How many people are in this room?
How old are you?
How long are you?
How long does it take?
How high are you?
How tall are you?
How heavy are you?
How heavy is it?
How much do you weigh?
What is your weight?
 ※ 「数える」と「はかる」の違いが基本

問題2:以下の英語名詞リストについて(「単位」とは何かを考察)
acre, barrel, bottle, cup, day, degree[温度], dollar, foot, gallon, glass[杯], gram, hour, inch, liter, loaf, meter, mile, minute, month, ounce, percent, piece, pint, pound, second, sheet, slice, spoonful, week, yard, year, yen
(a)科学的な単位(b)非科学的な単位(日用品やヒトの体が基準)、(c)それ以外、の3つに分類(大まかな法則性が分かればいいので、全てを調べる必要はありません:分かりにくいものでも語源を調べれば何となく理解できるはず)
② 今から英文法のルールを変えられるとしたら、単位を表す英語名詞(日本語では「助数詞・単位」という名称で名詞とは別分類)は、(a)不可算(b)可算で単複変化(c)可算で単複同形、のどれが理想?【頭の体操】
 ※再掲示:これを機に、このリストの英単語と日本語「助数詞」との類似点と相違点についても考察しておきましょう。英語を学ぶことで日本語の理解も深まる、が理想です。
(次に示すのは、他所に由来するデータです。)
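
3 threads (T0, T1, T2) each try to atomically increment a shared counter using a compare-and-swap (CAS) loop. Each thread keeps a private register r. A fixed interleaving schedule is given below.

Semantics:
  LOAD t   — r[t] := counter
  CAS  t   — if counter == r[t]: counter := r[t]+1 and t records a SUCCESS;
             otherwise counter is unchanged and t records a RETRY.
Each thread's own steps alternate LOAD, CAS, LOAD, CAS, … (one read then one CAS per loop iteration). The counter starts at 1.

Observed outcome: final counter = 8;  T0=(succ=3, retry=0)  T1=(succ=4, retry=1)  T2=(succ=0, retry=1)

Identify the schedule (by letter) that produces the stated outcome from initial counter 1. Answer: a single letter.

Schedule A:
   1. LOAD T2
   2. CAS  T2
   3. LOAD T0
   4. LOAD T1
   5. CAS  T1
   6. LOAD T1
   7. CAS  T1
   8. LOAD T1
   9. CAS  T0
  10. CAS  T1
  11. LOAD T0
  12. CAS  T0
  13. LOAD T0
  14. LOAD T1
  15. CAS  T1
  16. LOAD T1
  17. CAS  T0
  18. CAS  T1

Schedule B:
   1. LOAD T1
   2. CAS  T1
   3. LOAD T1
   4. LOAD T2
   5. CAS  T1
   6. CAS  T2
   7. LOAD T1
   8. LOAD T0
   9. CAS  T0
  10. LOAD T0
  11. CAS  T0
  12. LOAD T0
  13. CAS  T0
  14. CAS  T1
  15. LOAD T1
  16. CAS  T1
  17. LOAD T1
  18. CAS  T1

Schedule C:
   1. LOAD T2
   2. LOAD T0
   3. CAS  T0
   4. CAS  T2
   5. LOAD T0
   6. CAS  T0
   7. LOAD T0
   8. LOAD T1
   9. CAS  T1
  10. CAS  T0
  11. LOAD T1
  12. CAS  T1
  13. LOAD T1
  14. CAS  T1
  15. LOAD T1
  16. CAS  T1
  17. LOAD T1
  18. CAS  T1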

いわゆる学校英語や学術英語で整理しきれていない部分を考えてもらうための教材、面白いと思っていただけると幸いです(閲覧して面白いと思った方は、コメントしていただけると、教材や答え合わせを今後公開する励みになります)。
 ※いくつもの記事に分けて段階的に説明を進めてきましたが、「実用科学英語」という名前にふさわしい解説になっていれば幸いです。

 ※上の英文法書の引用(いずれも超有名)を見れば分かってもらえると思いますが、通常この問題は様々な文法項目に分割されて説明されており、それが全体像の理解を難しくする原因になってもいます(ある意味、英文法の超複合問題なので仕方ない面はありますが)。名詞自体の分類整理、数え方としての複雑さ等々、全部を俯瞰して理解するのは簡単ではありません(「数詞+可算名詞の単複変化」だけで英語の数え方の説明を済ませられればどんなに楽か)。学校英語や学術英語のような権威に頼るのではなく、しっかりと自分の頭で考えて整理してみましょう。

授業ではちゃんと解説しますが、一般公開はここまで。あちこちにヒントを散りばめてあるので、非受講生の方は辞書を引いたり自分で調べたりして考察してみてください。